Telkens weer moeten we vaststellen dat de berichtgeving in de westerse pers ons niet toelaat om een juist beeld te krijgen van de machtsstrijd in de Democratische Republiek Congo, het vroegere Zaïre. En dit is zeker niet alleen te wijten aan de gebrekkige manier waarop de regering Kabila zijn eigen informatie- en propagandamiddelen verzorgt. De nederlaag in Vietnam illustreerde al het strategisch belang van de publieke opinie op het thuisfront bij imperialistisch interventies. Krachtige zenders als Radio France International, BBC, en la Voix d’Amérique stellen de Congolezen rechtstreeks bloot aan door het westen geselecteerde en gemanipuleerde informatie. Bovendien wordt Canal France International, TV5, ZDF doorgestraald.
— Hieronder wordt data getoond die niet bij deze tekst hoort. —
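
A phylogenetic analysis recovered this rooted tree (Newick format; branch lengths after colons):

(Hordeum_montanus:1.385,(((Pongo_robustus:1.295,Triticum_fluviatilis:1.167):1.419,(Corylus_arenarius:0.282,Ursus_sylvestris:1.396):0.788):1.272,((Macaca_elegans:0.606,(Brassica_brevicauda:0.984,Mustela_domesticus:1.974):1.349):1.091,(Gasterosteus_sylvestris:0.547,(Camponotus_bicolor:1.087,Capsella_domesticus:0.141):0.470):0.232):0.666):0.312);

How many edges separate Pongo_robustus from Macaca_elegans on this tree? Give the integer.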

Op basis van verschillende bronnen ter plaatse, kunnen we op dit ogenblik volgend relaas schetsen van de gebeurtenissen. In de nacht van zondag 2 op 3 augustus 1998 konden regeringssoldaten de inname verhinderen van het kamp Tshatsi en zijn arsenaal door zo’n 300 gewapende mannen in burger. Ook bij het legerkamp Kokoio en in de stad Kisangani waren er schermutselingen. Radio trottoir in Kinshasa had het over Rwandese militairen, die weigerden het land te verlaten, nadat Kabila op 27 juli 1998 officieel een einde had gemaakt aan de militaire coöperatie met Rwanda en Oeganda. Op maandag 3 augustus riepen officieren in Noord- en Zuid-Kivu op tot de omverwerping van president Kabila. Na drie dagen van avondklok was de rust snel hersteld in de hoofdstad. Wegversperringen en zoekakties leidden tot honderden arrestaties van echte en vermeende Tutsi’s, ook deze van Congolese nationaliteit, de zogenoemde Banyamulenge. In regeringskringen maakte het aanvankelijk ongeloof plaats voor consternatie en woede, toen bleek dat topverantwoordelijken van Tutsi-oorsprong, zoals Karaha en Bugera, direct betrokken waren bij de opstand, en juist ervoor, met hun naaste familieleden Kinshasa hadden verlaten. In Oost-Congo vormde de 10de Brigade met commandant Ondekane en de versterkingen gestuurd door Rwanda en Oeganda, de ruggengraat van de ‘rebellie’. Met een in Goma gekaapt burgervliegtuig slaagde een commando o.l.v. de Rwandees James Kaberehe, die op 13 juli als legerstafchef vervangen was, erin om Kitona in handen te krijgen. Op deze legerbasis in Beneden-Congo waren duizenden oud-mobutistische soldaten ondergebracht om er ‘heropgevoed’ te worden. Inspelend op hun onvrede, en met dollars en beloften, werd een deel ervan gewonnen voor een militair offensief in het westen. Een luchtbrug tussen Goma en Kitona voerde versterkingen en materiaal aan. Een opophoudelijke reeks zegebulletins in de media, de inname van Moanda, Banana, Boma, Matadi, Inga… liet uitschijnen dat de val van Kinshasa zelf nakend was. Tshisekedi achtte het uur gekomen om zich als bemiddelaar aan te bieden.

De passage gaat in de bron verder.